Even mixto tequilas, which contain a minimum of 51% agave with other sugars making up the rest, are considered safe for people with celiac disease. The non-agave sugars used in mixtos are typically cane sugar or corn-based sweeteners, not wheat or barley derivatives. Beyond Celiac, one of the leading celiac advocacy organizations, confirms that both mixto and 100% agave tequilas are safe.

Blanco Has the Fewest Additives

Blanco (also called silver or plata) is the purest expression of tequila. It goes straight from distillation to the bottle with little or no aging. This matters for gluten-conscious drinkers because aged tequilas like reposado and añejo have more opportunity for additives to enter the product.

Mexican regulations allow tequila producers to add up to 1% of the total volume in four specific additives: caramel color, oak extract, glycerin, and sugar-based syrup. These are most commonly used in aged expressions to smooth out flavor or deepen color. None of these four approved additives are derived from gluten-containing grains, but blanco tequila rarely uses them at all, making it the safest choice if you want the simplest, most transparent product.

Distillation Removes Gluten Proteins

Even spirits distilled from wheat, barley, or rye are generally considered gluten free by regulatory standards, because distillation physically separates alcohol (which evaporates) from proteins like gluten (which don’t). The U.S. Alcohol and Tobacco Tax and Trade Bureau (TTB) permits “gluten-free” labels on spirits distilled from gluten-containing grains, as long as manufacturers follow good manufacturing practices and prevent gluten from being reintroduced after distillation.

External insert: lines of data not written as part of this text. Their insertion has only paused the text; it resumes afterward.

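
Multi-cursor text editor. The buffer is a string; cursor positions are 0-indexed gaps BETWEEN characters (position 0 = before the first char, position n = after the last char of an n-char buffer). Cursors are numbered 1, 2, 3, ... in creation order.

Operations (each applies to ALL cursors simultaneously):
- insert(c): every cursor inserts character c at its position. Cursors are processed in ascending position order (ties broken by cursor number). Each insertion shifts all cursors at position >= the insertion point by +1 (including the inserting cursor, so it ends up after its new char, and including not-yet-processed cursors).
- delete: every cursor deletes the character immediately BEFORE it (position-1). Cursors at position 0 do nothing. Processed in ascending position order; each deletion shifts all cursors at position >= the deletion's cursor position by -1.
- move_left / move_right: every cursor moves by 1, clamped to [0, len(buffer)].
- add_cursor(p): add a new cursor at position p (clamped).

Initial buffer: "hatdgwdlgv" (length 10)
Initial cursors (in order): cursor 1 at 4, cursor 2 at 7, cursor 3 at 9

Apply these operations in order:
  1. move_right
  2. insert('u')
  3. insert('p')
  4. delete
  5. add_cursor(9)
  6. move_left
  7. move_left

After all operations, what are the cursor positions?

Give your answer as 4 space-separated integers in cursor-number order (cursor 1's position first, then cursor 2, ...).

Answer: 4 8 11 7

Derivation:
After op 1 (move_right): buffer="hatdgwdlgv" (len 10), cursors c1@5 c2@8 c3@10, authorship ..........
After op 2 (insert('u')): buffer="hatdguwdlugvu" (len 13), cursors c1@6 c2@10 c3@13, authorship .....1...2..3
After op 3 (insert('p')): buffer="hatdgupwdlupgvup" (len 16), cursors c1@7 c2@12 c3@16, authorship .....11...22..33
After op 4 (delete): buffer="hatdguwdlugvu" (len 13), cursors c1@6 c2@10 c3@13, authorship .....1...2..3
After op 5 (add_cursor(9)): buffer="hatdguwdlugvu" (len 13), cursors c1@6 c4@9 c2@10 c3@13, authorship .....1...2..3
After op 6 (move_left): buffer="hatdguwdlugvu" (len 13), cursors c1@5 c4@8 c2@9 c3@12, authorship .....1...2..3
After op 7 (move_left): buffer="hatdguwdlugvu" (len 13), cursors c1@4 c4@7 c2@8 c3@11, authorship .....1...2..3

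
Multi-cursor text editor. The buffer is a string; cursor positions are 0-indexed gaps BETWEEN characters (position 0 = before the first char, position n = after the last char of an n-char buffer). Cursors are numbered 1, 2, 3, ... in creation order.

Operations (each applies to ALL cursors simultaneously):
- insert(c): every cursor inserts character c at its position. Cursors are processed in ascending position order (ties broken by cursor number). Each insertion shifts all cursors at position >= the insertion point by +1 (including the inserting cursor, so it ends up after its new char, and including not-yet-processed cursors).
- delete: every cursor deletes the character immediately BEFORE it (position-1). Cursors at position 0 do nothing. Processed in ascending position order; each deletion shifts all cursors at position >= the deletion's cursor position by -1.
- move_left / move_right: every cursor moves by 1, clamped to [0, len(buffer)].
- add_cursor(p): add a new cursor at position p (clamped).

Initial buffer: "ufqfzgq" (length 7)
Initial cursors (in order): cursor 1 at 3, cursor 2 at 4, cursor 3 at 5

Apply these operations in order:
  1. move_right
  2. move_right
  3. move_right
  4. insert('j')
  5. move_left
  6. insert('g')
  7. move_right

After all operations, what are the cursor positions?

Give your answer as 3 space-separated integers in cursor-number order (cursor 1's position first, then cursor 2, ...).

After op 1 (move_right): buffer="ufqfzgq" (len 7), cursors c1@4 c2@5 c3@6, authorship .......
After op 2 (move_right): buffer="ufqfzgq" (len 7), cursors c1@5 c2@6 c3@7, authorship .......
After op 3 (move_right): buffer="ufqfzgq" (len 7), cursors c1@6 c2@7 c3@7, authorship .......
After op 4 (insert('j')): buffer="ufqfzgjqjj" (len 10), cursors c1@7 c2@10 c3@10, authorship ......1.23
After op 5 (move_left): buffer="ufqfzgjqjj" (len 10), cursors c1@6 c2@9 c3@9, authorship ......1.23
After op 6 (insert('g')): buffer="ufqfzggjqjggj" (len 13), cursors c1@7 c2@12 c3@12, authorship ......11.2233
After op 7 (move_right): buffer="ufqfzggjqjggj" (len 13), cursors c1@8 c2@13 c3@13, authorship ......11.2233

Answer: 8 13 13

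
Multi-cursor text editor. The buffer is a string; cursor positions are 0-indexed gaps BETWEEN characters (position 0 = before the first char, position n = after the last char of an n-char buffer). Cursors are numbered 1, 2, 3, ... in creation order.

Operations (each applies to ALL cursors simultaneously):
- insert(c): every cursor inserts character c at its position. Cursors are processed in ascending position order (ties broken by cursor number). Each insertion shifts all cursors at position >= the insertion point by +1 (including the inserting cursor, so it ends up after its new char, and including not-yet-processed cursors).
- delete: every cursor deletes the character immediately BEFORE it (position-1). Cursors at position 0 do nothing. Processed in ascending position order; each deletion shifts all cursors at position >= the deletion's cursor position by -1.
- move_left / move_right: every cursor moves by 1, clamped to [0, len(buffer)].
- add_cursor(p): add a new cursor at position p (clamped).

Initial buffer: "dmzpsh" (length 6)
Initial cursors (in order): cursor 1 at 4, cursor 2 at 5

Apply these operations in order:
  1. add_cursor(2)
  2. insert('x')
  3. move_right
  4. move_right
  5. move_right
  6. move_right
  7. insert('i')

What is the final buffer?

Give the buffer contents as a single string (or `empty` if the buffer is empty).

After op 1 (add_cursor(2)): buffer="dmzpsh" (len 6), cursors c3@2 c1@4 c2@5, authorship ......
After op 2 (insert('x')): buffer="dmxzpxsxh" (len 9), cursors c3@3 c1@6 c2@8, authorship ..3..1.2.
After op 3 (move_right): buffer="dmxzpxsxh" (len 9), cursors c3@4 c1@7 c2@9, authorship ..3..1.2.
After op 4 (move_right): buffer="dmxzpxsxh" (len 9), cursors c3@5 c1@8 c2@9, authorship ..3..1.2.
After op 5 (move_right): buffer="dmxzpxsxh" (len 9), cursors c3@6 c1@9 c2@9, authorship ..3..1.2.
After op 6 (move_right): buffer="dmxzpxsxh" (len 9), cursors c3@7 c1@9 c2@9, authorship ..3..1.2.
After op 7 (insert('i')): buffer="dmxzpxsixhii" (len 12), cursors c3@8 c1@12 c2@12, authorship ..3..1.32.12

Answer: dmxzpxsixhii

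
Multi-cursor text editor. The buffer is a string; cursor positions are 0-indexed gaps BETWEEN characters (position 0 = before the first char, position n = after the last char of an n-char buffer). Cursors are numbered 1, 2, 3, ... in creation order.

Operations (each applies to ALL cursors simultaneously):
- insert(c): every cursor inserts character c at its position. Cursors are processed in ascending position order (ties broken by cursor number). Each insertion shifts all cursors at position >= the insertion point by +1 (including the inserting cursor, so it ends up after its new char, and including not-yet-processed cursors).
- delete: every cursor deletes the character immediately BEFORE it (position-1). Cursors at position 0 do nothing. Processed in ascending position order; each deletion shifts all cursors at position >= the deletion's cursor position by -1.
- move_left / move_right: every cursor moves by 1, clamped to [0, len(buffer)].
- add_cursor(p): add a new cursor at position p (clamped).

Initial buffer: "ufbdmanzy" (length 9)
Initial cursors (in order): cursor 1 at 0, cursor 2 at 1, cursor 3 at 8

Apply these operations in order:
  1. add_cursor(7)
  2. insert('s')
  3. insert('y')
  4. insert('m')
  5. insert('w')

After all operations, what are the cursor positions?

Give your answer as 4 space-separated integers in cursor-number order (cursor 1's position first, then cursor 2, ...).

After op 1 (add_cursor(7)): buffer="ufbdmanzy" (len 9), cursors c1@0 c2@1 c4@7 c3@8, authorship .........
After op 2 (insert('s')): buffer="susfbdmanszsy" (len 13), cursors c1@1 c2@3 c4@10 c3@12, authorship 1.2......4.3.
After op 3 (insert('y')): buffer="syusyfbdmansyzsyy" (len 17), cursors c1@2 c2@5 c4@13 c3@16, authorship 11.22......44.33.
After op 4 (insert('m')): buffer="symusymfbdmansymzsymy" (len 21), cursors c1@3 c2@7 c4@16 c3@20, authorship 111.222......444.333.
After op 5 (insert('w')): buffer="symwusymwfbdmansymwzsymwy" (len 25), cursors c1@4 c2@9 c4@19 c3@24, authorship 1111.2222......4444.3333.

Answer: 4 9 24 19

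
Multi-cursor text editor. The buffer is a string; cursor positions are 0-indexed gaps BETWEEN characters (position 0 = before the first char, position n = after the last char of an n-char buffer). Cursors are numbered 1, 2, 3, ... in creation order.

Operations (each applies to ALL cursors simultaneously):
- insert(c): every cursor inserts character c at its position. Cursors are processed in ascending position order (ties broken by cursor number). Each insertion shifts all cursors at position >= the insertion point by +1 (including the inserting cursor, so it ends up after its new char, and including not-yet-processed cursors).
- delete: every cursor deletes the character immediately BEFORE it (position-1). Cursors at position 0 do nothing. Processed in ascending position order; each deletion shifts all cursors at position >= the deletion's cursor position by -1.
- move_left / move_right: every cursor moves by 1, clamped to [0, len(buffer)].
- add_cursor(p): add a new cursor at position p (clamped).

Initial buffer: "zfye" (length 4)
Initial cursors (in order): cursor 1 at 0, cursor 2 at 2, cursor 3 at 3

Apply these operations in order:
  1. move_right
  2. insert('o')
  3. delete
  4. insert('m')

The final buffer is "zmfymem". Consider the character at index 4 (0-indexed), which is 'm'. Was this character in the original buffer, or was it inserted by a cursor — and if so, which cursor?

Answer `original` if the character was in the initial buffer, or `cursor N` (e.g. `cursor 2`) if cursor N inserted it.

After op 1 (move_right): buffer="zfye" (len 4), cursors c1@1 c2@3 c3@4, authorship ....
After op 2 (insert('o')): buffer="zofyoeo" (len 7), cursors c1@2 c2@5 c3@7, authorship .1..2.3
After op 3 (delete): buffer="zfye" (len 4), cursors c1@1 c2@3 c3@4, authorship ....
After op 4 (insert('m')): buffer="zmfymem" (len 7), cursors c1@2 c2@5 c3@7, authorship .1..2.3
Authorship (.=original, N=cursor N): . 1 . . 2 . 3
Index 4: author = 2

Answer: cursor 2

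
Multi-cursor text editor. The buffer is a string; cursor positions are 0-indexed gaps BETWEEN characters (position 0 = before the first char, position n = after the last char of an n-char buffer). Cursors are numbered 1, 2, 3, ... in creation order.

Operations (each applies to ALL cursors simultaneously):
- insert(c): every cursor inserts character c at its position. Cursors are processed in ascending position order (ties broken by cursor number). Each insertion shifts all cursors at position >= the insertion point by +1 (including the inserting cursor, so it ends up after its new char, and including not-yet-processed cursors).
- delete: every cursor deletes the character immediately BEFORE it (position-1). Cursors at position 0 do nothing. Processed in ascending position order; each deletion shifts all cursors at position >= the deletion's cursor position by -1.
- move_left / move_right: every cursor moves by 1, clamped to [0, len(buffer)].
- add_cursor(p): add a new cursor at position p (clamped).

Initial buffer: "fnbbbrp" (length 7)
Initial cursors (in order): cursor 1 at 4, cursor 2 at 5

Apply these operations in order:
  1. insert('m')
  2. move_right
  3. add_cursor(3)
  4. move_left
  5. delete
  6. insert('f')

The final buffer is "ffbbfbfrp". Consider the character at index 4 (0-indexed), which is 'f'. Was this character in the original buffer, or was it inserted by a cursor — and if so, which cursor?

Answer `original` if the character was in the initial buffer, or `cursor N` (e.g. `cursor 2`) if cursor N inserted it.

After op 1 (insert('m')): buffer="fnbbmbmrp" (len 9), cursors c1@5 c2@7, authorship ....1.2..
After op 2 (move_right): buffer="fnbbmbmrp" (len 9), cursors c1@6 c2@8, authorship ....1.2..
After op 3 (add_cursor(3)): buffer="fnbbmbmrp" (len 9), cursors c3@3 c1@6 c2@8, authorship ....1.2..
After op 4 (move_left): buffer="fnbbmbmrp" (len 9), cursors c3@2 c1@5 c2@7, authorship ....1.2..
After op 5 (delete): buffer="fbbbrp" (len 6), cursors c3@1 c1@3 c2@4, authorship ......
After op 6 (insert('f')): buffer="ffbbfbfrp" (len 9), cursors c3@2 c1@5 c2@7, authorship .3..1.2..
Authorship (.=original, N=cursor N): . 3 . . 1 . 2 . .
Index 4: author = 1

Answer: cursor 1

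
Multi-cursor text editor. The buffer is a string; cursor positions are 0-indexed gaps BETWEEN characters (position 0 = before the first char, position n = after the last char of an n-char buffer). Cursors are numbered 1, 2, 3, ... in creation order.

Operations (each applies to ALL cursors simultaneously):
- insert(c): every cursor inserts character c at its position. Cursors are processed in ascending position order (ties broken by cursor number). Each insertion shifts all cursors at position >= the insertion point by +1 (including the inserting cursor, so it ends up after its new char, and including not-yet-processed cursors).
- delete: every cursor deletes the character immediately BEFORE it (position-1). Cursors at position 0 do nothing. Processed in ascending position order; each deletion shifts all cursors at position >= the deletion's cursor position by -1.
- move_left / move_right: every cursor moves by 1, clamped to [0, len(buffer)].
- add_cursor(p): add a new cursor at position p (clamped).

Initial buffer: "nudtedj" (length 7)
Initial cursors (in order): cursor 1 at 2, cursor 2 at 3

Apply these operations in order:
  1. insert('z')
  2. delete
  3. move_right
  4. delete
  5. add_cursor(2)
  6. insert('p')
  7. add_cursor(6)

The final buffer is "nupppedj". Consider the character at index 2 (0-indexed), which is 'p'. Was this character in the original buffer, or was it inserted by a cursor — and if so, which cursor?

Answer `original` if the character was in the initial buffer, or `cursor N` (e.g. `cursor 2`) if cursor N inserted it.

After op 1 (insert('z')): buffer="nuzdztedj" (len 9), cursors c1@3 c2@5, authorship ..1.2....
After op 2 (delete): buffer="nudtedj" (len 7), cursors c1@2 c2@3, authorship .......
After op 3 (move_right): buffer="nudtedj" (len 7), cursors c1@3 c2@4, authorship .......
After op 4 (delete): buffer="nuedj" (len 5), cursors c1@2 c2@2, authorship .....
After op 5 (add_cursor(2)): buffer="nuedj" (len 5), cursors c1@2 c2@2 c3@2, authorship .....
After op 6 (insert('p')): buffer="nupppedj" (len 8), cursors c1@5 c2@5 c3@5, authorship ..123...
After op 7 (add_cursor(6)): buffer="nupppedj" (len 8), cursors c1@5 c2@5 c3@5 c4@6, authorship ..123...
Authorship (.=original, N=cursor N): . . 1 2 3 . . .
Index 2: author = 1

Answer: cursor 1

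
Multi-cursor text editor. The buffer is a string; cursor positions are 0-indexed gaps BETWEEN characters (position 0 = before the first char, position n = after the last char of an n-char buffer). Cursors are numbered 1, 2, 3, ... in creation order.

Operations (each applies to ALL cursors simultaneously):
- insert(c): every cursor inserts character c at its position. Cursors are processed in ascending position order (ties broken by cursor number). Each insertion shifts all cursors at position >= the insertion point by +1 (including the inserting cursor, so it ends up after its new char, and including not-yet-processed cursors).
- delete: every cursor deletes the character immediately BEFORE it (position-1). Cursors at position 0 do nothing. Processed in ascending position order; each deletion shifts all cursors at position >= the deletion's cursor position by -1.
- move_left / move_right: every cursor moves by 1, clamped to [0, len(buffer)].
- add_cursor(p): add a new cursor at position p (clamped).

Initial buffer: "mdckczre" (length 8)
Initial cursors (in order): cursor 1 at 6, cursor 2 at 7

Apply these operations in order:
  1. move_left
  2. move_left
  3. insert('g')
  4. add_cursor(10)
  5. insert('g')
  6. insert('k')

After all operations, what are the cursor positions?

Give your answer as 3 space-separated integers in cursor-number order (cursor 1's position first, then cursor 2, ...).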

Since tequila doesn’t start with a gluten-containing grain in the first place, distillation provides a second layer of assurance. The process eliminates proteins and protein fragments, which is why even the most cautious celiac organizations give tequila a green light.

What to Watch For

Plain blanco tequila is not the concern. The risk comes from what’s mixed with it or added to it. Flavored tequilas, pre-made margarita mixes, and tequila-based cocktails can contain ingredients that aren’t gluten free. A bottled margarita mix might include malt-based ingredients or thickeners derived from wheat. If you’re buying a flavored or pre-mixed product, check the label rather than assuming it carries the same safety profile as straight tequila.

Cross-contamination at the distillery level is theoretically possible if a facility also processes grain-based spirits, but this is rare for tequila. Mexican tequila distilleries (which produce all legally designated tequila) are almost exclusively dedicated to agave-based production. The TTB requires manufacturers making gluten-free claims to verify that raw materials, production facilities, and storage materials aren’t subject to cross-contact with gluten.

Certified Gluten-Free Brands

Most tequila brands don’t carry a third-party gluten-free certification simply because the product is inherently gluten free and the market hasn’t demanded it. However, some brands have pursued formal certification for consumers who want that extra verification. Teremana, for example, has six products certified through the Gluten-Free Certification Organization (GFCO), including its Blanco and Reposado expressions. GFCO certification requires products to test below 10 parts per million of gluten, which is stricter than the FDA’s 20 ppm threshold for gluten-free labeling.

If you have celiac disease or severe gluten sensitivity and prefer certified products, look for the GFCO seal on the bottle. For most people avoiding gluten, any 100% agave blanco tequila is a reliable choice without needing that certification. The ingredient is a plant, the process is distillation, and the final product contains no detectable gluten protein.